Agro-Forestry Project

RDA recognises and promotes the investment opportunities which agro-forestry present for adding value to traditional broad acre farming in the Murraylands and for replacement of former irrigation enterprises in the Riverland. To support regional development of agro-forestry RDA M&R initiated the Murraylands & Riverland Agro-Forestry Working Group in 2008 as a collaborative partnership between the South Australian Murray Darling Basin, Natural Resource Management Board, South Australian Farmers Federation, Primary Industry of South Australia, Forestry, South Australian Government Department of  the Environment and Heritage, Local Action Planning Groups including Goolwa & Wellington LAP, Murray Mallee LAP, Coorong LAP, Eastern & Hills and Murray Plains LAP and Ngarrindjeri Ruwe Enterprises Pty.
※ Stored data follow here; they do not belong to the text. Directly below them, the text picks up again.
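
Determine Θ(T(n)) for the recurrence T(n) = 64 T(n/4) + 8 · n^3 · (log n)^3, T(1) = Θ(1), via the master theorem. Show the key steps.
T(n) = Θ(n^3 · (log n)^4)

Here log_4 64 = 3 and f(n) = 8 · n^3 · (log n)^3 = Θ(n^(log_4 64) · (log n)^3). This is the extended Case 2 of the master theorem (f matches the critical exponent up to log factors), giving T(n) = Θ(n^(log_4 64) · (log n)^(3+1)) = Θ(n^3 · (log n)^4).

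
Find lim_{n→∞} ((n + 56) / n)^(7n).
lim = e^392

Rewrite as (1 + 56/n)^(7n). By the standard limit (1 + x/n)^n → e^x, we have (1 + 56/n)^n → e^56, and raising to the 7th power gives e^392.
More precisely, ln[(1 + 56/n)^(7n)] = 7n · ln(1 + 56/n) = 7n · (56/n + O(1/n^2)) = 392 + O(1/n) → 392.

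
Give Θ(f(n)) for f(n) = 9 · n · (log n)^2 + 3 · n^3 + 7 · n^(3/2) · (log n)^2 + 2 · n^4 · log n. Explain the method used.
f(n) ∈ Θ(n^4 · log n)

Compare the terms by growth order. For large n, n^a · (log n)^b dominates n^a' · (log n)^b' iff a > a', or (a = a' and b > b'). Ranking the 4 terms shows the dominant one is 2 · n^4 · log n. Hence f(n) ∈ Θ(n^4 · log n).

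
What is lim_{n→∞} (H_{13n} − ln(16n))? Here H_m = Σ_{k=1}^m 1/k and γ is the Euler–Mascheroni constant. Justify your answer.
lim = ln(13/16) + γ

By Euler-Maclaurin, H_m = ln m + γ + O(1/m). So
  H_{13n} − ln(16n) = ln(13n) + γ − ln(16n) + O(1/n)
                       = ln(13/16) + γ + O(1/n).
Hence the limit is ln(13/16) + γ.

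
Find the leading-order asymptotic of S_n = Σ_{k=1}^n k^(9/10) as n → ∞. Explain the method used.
S_n ~ (10/19) · n^(19/10)

Integral comparison: Σ_{k=1}^n k^(9/10) = ∫_0^n x^(9/10) dx + O(n^(9/10)). The integral is n^(1 + 9/10) / (1 + 9/10) = n^((9+10)/10) / ((9+10)/10) = (10/19) · n^(19/10).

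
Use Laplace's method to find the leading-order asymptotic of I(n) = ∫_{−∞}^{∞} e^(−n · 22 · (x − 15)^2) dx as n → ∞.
I(n) = sqrt(π/(22n))

Here φ(x) = 22 · (x − 15)^2 has its unique minimum at x* = 15 with φ(x*) = 0 and φ''(x*) = 44. Laplace's method gives
  I(n) ~ e^(−n φ(x*)) · sqrt(2π / (n · φ''(x*))) = sqrt(2π / (44n)) = sqrt(π/(22n)).
This is exact: substituting u = (x − 15)·sqrt(22n) gives I(n) = (1/sqrt(22n)) ∫_{−∞}^{∞} e^(−u^2) du = sqrt(π/(22n)).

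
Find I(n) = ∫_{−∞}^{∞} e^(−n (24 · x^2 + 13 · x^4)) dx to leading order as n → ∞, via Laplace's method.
I(n) ~ sqrt(π/(24n))

φ(x) = 24 · x^2 + 13 · x^4 has its unique global minimum at x* = 0 (since φ'(x) = 48x + 52x^3 = 0 only at x = 0 for real x with both coefficients positive, and φ → ∞ as |x| → ∞). At x* = 0, φ(0) = 0 and φ''(0) = 48. Laplace's method then gives
  I(n) ~ sqrt(2π / (n · φ''(0))) · e^(−n φ(0)) = sqrt(2π / (48n)) = sqrt(π/(24n)).
The 13 · x^4 term contributes only at subleading order (an O(1/n) relative correction).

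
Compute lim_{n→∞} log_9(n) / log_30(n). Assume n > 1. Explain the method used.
lim = ln(30) / ln(9) = log_9(30)

Change of base: log_9(n) = ln n / ln 9 and log_30(n) = ln n / ln 30. The ratio is (ln n / ln 9) · (ln 30 / ln n) = ln 30 / ln 9, a constant independent of n. So the limit is ln 30 / ln 9 = log_9(30).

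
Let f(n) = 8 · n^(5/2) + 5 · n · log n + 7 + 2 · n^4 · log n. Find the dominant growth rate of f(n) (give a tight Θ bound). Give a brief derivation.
f(n) ∈ Θ(n^4 · log n)

Compare the terms by growth order. For large n, n^a · (log n)^b dominates n^a' · (log n)^b' iff a > a', or (a = a' and b > b'). Ranking the 4 terms shows the dominant one is 2 · n^4 · log n. Hence f(n) ∈ Θ(n^4 · log n).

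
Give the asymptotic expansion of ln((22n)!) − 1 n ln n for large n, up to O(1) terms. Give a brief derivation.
ln((22n)!) − 1 n ln n = 21 n ln n + 22(ln 22 − 1) n + (1/2) ln(2π·22n) + O(1/n)

Stirling: ln((22n)!) = 22n ln(22n) − 22n + (1/2) ln(2π·22n) + O(1/n).
Expand 22n ln(22n) = 22n (ln n + ln 22) = 22n ln n + 22n ln 22.
Subtract 1n ln n: leading term is (22 − 1) n ln n = 21 n ln n. The next term is 22n ln 22 − 22n = 22(ln 22 − 1) n. Then the (1/2) ln(2π·22n) correction.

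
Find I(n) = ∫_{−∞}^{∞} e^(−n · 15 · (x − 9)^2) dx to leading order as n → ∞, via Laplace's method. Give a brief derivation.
I(n) = sqrt(π/(15n))

Here φ(x) = 15 · (x − 9)^2 has its unique minimum at x* = 9 with φ(x*) = 0 and φ''(x*) = 30. Laplace's method gives
  I(n) ~ e^(−n φ(x*)) · sqrt(2π / (n · φ''(x*))) = sqrt(2π / (30n)) = sqrt(π/(15n)).
This is exact: substituting u = (x − 9)·sqrt(15n) gives I(n) = (1/sqrt(15n)) ∫_{−∞}^{∞} e^(−u^2) du = sqrt(π/(15n)).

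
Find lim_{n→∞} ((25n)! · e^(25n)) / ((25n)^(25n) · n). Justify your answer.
lim = 0

Stirling: (25n)! ~ sqrt(2π·25n) · (25n/e)^(25n). Hence
  (25n)! · e^(25n) / (25n)^(25n) ~ sqrt(2π·25n).
Dividing by n: sqrt(2π·25n) / n = sqrt(2π·25) · n^((1−2)/2), so the expression behaves like sqrt(2π·25) · n^((1−2)/2) → 0.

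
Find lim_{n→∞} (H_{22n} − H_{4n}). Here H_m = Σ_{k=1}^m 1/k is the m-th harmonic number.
lim = ln(22/4) = ln(11/2)

Euler-Maclaurin gives H_m = ln m + γ + 1/(2m) + O(1/m^2). The γ and O(1/m) terms cancel in the difference:
  H_{22n} − H_{4n} = ln(22n) − ln(4n) + O(1/n) = ln(22/4) + O(1/n).
Hence the limit is ln(22/4) = ln(11/2).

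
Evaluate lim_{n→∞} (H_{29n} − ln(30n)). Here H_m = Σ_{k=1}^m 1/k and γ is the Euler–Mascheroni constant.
lim = ln(29/30) + γ

By Euler-Maclaurin, H_m = ln m + γ + O(1/m). So
  H_{29n} − ln(30n) = ln(29n) + γ − ln(30n) + O(1/n)
                       = ln(29/30) + γ + O(1/n).
Hence the limit is ln(29/30) + γ.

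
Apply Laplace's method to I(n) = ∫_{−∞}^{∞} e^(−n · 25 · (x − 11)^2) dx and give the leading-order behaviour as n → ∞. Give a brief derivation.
I(n) = sqrt(π/(25n))

Here φ(x) = 25 · (x − 11)^2 has its unique minimum at x* = 11 with φ(x*) = 0 and φ''(x*) = 50. Laplace's method gives
  I(n) ~ e^(−n φ(x*)) · sqrt(2π / (n · φ''(x*))) = sqrt(2π / (50n)) = sqrt(π/(25n)).
This is exact: substituting u = (x − 11)·sqrt(25n) gives I(n) = (1/sqrt(25n)) ∫_{−∞}^{∞} e^(−u^2) du = sqrt(π/(25n)).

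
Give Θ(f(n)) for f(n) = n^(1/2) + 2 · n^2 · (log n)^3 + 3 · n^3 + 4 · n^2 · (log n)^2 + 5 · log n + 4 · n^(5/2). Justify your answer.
f(n) ∈ Θ(n^3)

Compare the terms by growth order. For large n, n^a · (log n)^b dominates n^a' · (log n)^b' iff a > a', or (a = a' and b > b'). Ranking the 6 terms shows the dominant one is 3 · n^3. Hence f(n) ∈ Θ(n^3).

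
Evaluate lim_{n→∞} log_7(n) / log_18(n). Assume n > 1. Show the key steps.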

Ltd, Coorong Farm Forestry Network and the regional farming communities. Their focus has been upon the multiple benefits of forestry in adding value to traditional farming activities. More recently their focus has been upon the emerging carbon economy.
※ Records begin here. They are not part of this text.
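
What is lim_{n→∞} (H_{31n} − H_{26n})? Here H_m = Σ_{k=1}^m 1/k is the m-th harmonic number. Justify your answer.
lim = ln(31/26)

Euler-Maclaurin gives H_m = ln m + γ + 1/(2m) + O(1/m^2). The γ and O(1/m) terms cancel in the difference:
  H_{31n} − H_{26n} = ln(31n) − ln(26n) + O(1/n) = ln(31/26) + O(1/n).
Hence the limit is ln(31/26).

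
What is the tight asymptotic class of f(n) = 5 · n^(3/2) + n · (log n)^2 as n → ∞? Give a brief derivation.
f(n) ∈ Θ(n^(3/2))

Compare the terms by growth order. For large n, n^a · (log n)^b dominates n^a' · (log n)^b' iff a > a', or (a = a' and b > b'). Ranking the 2 terms shows the dominant one is 5 · n^(3/2). Hence f(n) ∈ Θ(n^(3/2)).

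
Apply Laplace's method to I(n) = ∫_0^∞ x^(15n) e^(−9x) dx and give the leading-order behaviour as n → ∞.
I(n) ~ (sqrt(2π·15n) / 9) · (15n/(9e))^(15n)

Write the integrand as exp(15n ln x − 9x) and set f(x) = 15n ln x − 9x. Then f'(x) = 15n/x − 9 = 0 at x* = 15n/9, and f''(x*) = −15n/x*^2 = −9^2/(15n). Laplace's method (interior maximum) gives
  I(n) ~ e^(f(x*)) · sqrt(2π / |f''(x*)|)
        = exp(15n ln(15n/9) − 15n) · sqrt(2π · 15n / 9^2)
        = (15n/9)^(15n) e^(−15n) · sqrt(2π·15n) / 9
        = (sqrt(2π·15n) / 9) · (15n/(9e))^(15n).
This matches Γ(15n+1)/9^(15n+1) with Stirling applied to Γ.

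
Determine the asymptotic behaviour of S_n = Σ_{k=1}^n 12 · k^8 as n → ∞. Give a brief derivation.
S_n ~ 4 · n^9 / 3

By integral comparison (Euler-Maclaurin), Σ_{k=1}^n 12 · k^8 = 12 · ∫_0^n x^8 dx + O(n^8) = 12 · n^9/9 = 4 · n^9 / 3 + O(n^8). (Equivalently, Faulhaber's formula gives the same leading term.)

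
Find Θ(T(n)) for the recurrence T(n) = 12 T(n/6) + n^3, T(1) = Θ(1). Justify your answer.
T(n) = Θ(n^3)

log_6 12 ≈ 1.387. f(n) = n^3 dominates n^(log_6 12) since 3 > 1.387, and the regularity condition a·f(n/b) = 12·(n/6)^3 = (12/216)·n^3 ≤ c·f(n) holds with c = 12/216 ≈ 0.0556 < 1. So this is Case 3: T(n) = Θ(f(n)) = Θ(n^3).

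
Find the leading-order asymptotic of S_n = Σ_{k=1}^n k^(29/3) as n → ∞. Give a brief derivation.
S_n ~ (3/32) · n^(32/3)

Integral comparison: Σ_{k=1}^n k^(29/3) = ∫_0^n x^(29/3) dx + O(n^(29/3)). The integral is n^(1 + 29/3) / (1 + 29/3) = n^((29+3)/3) / ((29+3)/3) = (3/32) · n^(32/3).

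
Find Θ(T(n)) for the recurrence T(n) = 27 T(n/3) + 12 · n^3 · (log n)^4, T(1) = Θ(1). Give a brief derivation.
T(n) = Θ(n^3 · (log n)^5)

Here log_3 27 = 3 and f(n) = 12 · n^3 · (log n)^4 = Θ(n^(log_3 27) · (log n)^4). This is the extended Case 2 of the master theorem (f matches the critical exponent up to log factors), giving T(n) = Θ(n^(log_3 27) · (log n)^(4+1)) = Θ(n^3 · (log n)^5).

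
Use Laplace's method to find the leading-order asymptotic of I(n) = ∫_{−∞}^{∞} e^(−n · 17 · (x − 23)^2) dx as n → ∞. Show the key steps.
I(n) = sqrt(π/(17n))

Here φ(x) = 17 · (x − 23)^2 has its unique minimum at x* = 23 with φ(x*) = 0 and φ''(x*) = 34. Laplace's method gives
  I(n) ~ e^(−n φ(x*)) · sqrt(2π / (n · φ''(x*))) = sqrt(2π / (34n)) = sqrt(π/(17n)).
This is exact: substituting u = (x − 23)·sqrt(17n) gives I(n) = (1/sqrt(17n)) ∫_{−∞}^{∞} e^(−u^2) du = sqrt(π/(17n)).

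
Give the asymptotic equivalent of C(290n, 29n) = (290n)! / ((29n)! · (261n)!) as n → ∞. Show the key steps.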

To support development of agro-forestry and carbon capture projects the RDA M&R commissioned SAMRIC Pty. Ltd. (now Mapping Services Australia) - specialists in the field of GIS mapping – to develop maps of soil types,  rainfall patterns and vegetation prospects for the Murraylands region in 2009. These maps are available (see link in right hand column).

The combined resources of the Murraylands Agro-forestry Working Group with additional financial support from the South Australian Government, Department of Economic Development and Trade facilitated the Murray & Mallee Carbon Forum which informed regional landowners of the potential benefits and pitfalls of the emerging carbon market.  The quality and breadth of information presented at the Carbon Forum and practical Field Days has underpinned interest in the Carbon Farming Initiative.
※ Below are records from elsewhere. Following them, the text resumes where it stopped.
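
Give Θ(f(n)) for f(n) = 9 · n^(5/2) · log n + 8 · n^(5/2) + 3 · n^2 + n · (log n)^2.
f(n) ∈ Θ(n^(5/2) · log n)

Compare the terms by growth order. For large n, n^a · (log n)^b dominates n^a' · (log n)^b' iff a > a', or (a = a' and b > b'). Ranking the 4 terms shows the dominant one is 9 · n^(5/2) · log n. Hence f(n) ∈ Θ(n^(5/2) · log n).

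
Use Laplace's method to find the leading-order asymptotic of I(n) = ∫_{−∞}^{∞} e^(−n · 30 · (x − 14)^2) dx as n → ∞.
I(n) = sqrt(π/(30n))

Here φ(x) = 30 · (x − 14)^2 has its unique minimum at x* = 14 with φ(x*) = 0 and φ''(x*) = 60. Laplace's method gives
  I(n) ~ e^(−n φ(x*)) · sqrt(2π / (n · φ''(x*))) = sqrt(2π / (60n)) = sqrt(π/(30n)).
This is exact: substituting u = (x − 14)·sqrt(30n) gives I(n) = (1/sqrt(30n)) ∫_{−∞}^{∞} e^(−u^2) du = sqrt(π/(30n)).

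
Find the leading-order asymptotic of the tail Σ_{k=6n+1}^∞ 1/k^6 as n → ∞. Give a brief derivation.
Σ_{k>6n} 1/k^6 ~ 1/(5 · (6n)^5)

Compare to the integral: ∫_{6n}^∞ x^(−6) dx = [−x^(−5)/5]_{6n}^∞ = 1/((6−1)·(6n)^5). Euler-Maclaurin then gives
  Σ_{k>6n} 1/k^6 = ∫_{6n}^∞ dx/x^6 − 1/(2·(6n)^6) + O(1/(6n)^7).
(Equivalently this is ζ(6) − Σ_{k≤6n} 1/k^6.)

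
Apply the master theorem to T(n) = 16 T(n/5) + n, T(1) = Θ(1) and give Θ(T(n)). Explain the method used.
T(n) = Θ(n^(log_5 16))

Master theorem: compare f(n) = n to n^(log_5 16) where log_5 16 ≈ 1.723. Since 1 < log_5 16, we have f(n) = O(n^(log_5 16 − ε)) for some ε > 0 — Case 1. Hence T(n) = Θ(n^(log_5 16)).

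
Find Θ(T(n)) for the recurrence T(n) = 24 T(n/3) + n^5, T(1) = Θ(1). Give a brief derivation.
T(n) = Θ(n^5)

log_3 24 ≈ 2.893. f(n) = n^5 dominates n^(log_3 24) since 5 > 2.893, and the regularity condition a·f(n/b) = 24·(n/3)^5 = (24/243)·n^5 ≤ c·f(n) holds with c = 24/243 ≈ 0.0988 < 1. So this is Case 3: T(n) = Θ(f(n)) = Θ(n^5).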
Regional landowner/farmers have strong interest in carbon capture as an additional income source. Many regional landowners/farmers have already established significant carbon sinks through maintenance of existing natural vegetation, re-vegetation and forestry projects which provide multiple benefits for wind and soil erosion, salinity control and shelter belts – at their own expense. The Carbon Farming Initiative now offers opportunities to redress some of these injustices. A well designed CFI should enable landowners/farmers to benefit financially from their previous and future environmental efforts. After all land owners/farmers will provide the essential ingredients – land and energy – on which the success of the Carbon Farming Initiative will depend.